This work has a high overlap with https://github.com/JuliaCon/proceedings-review/issues/138

As discussed in ParallelStencil.jI, some changes should be applied to publish those as separate works. I understand that this work extends the optimization suite available in ParallelStencl.jl by allowing the use of automated Distributed Memory Parallelism.
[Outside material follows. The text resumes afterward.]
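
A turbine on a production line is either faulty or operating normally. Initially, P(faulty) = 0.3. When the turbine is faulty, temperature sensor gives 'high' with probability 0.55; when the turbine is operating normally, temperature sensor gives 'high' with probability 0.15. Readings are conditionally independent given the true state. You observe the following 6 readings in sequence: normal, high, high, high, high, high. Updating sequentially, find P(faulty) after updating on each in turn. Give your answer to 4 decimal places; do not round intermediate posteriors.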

Since both packages will be published independently, mentioning that DMP is built upon the ParallelStencil.jl would not harm.

I suggest avoiding using the term xPU in the title. In the recent rise of “exotic” accelerators like Google’s TPU, Graphcore’s IPU, or expected QPUs, it probably would not harm just to use:

"Distributed Parallelization of Stencil Computations in Julia"

This is clarified at the end of the Introduction. However, I still advocate avoiding this term. It may also not help when someone will be looking for your work in the future.

The package's functionality is confirmed, and the installation, testing, and use documentation are present and well-defined. The paper is well-written, clearly presenting the motivation and example usage of the package. It may be good to add explicitly that users get automated DMP by only slightly editing the source code of a solver. I.e., the text can value the symbolic interface a bit more.

I am interested in how communication computation overlap is performed. Would adding some more details about this in Section 2 be easy?

The diffusion example presented is well-written. Minor comments (not aiming to be addressed, but possibly interesting points for future work and further discussion):

Performance evaluation:

Good to see that you are using a non-standard stencil kernel in Figure 3. Please add more info on this stencil kernel's computation and memory requirements.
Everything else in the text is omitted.